Depuis peu, les tests en conditions réelles se multiplient. Après un premier essai à Han-Sur-Lesse, puis un deuxième à Braine-l’Alleud effectués par l’Institut Vias, en charge de la sécurité routière, la société bruxelloise des transports publics mène, elle aussi, deux expériences pilotes. Une dans le Parc de Woluwe jusqu’au 22 septembre et l’autre, prévue de novembre à février, sur le site de l’entreprise Solvay à Neder-over-Heembeek, “très semblable à une ville miniature”, explique la Stib. De son côté, la société flamande De Lijn a lancé un projet sur le site de Brussels Airport.
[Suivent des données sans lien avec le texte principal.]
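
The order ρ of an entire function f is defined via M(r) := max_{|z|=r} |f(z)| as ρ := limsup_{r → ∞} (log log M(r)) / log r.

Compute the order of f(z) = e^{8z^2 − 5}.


|e^{8z^2 − 5}| = e^{Re(8·z^2) + -5} ≤ e^{8|z|^2 + -5} = e^{8r^2 + -5} on |z| = r, so ρ ≤ 2. Choosing z on |z|=r so that 8·z^2 is real positive (always possible by picking arg z appropriately) gives |f(z)| = e^{8r^2 + -5}, matching the bound. The additive constant -5 does not affect log log M(r) ~ 2·log r. Hence ρ = 2.
Therefore ρ = 2.

Order ρ = 2.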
D’après l’Institut Vias, les enseignements tirés des premiers tests s’avèrent plutôt positifs. A Braine-l’Alleud, où une navette sans chauffeur a circulé pendant deux mois sur un trajet de plus de deux kilomètres, “le véhicule a bien réagi dans la plupart des situations et n’a embouti personne”, se réjouit le porte-parole, Benoît Godard.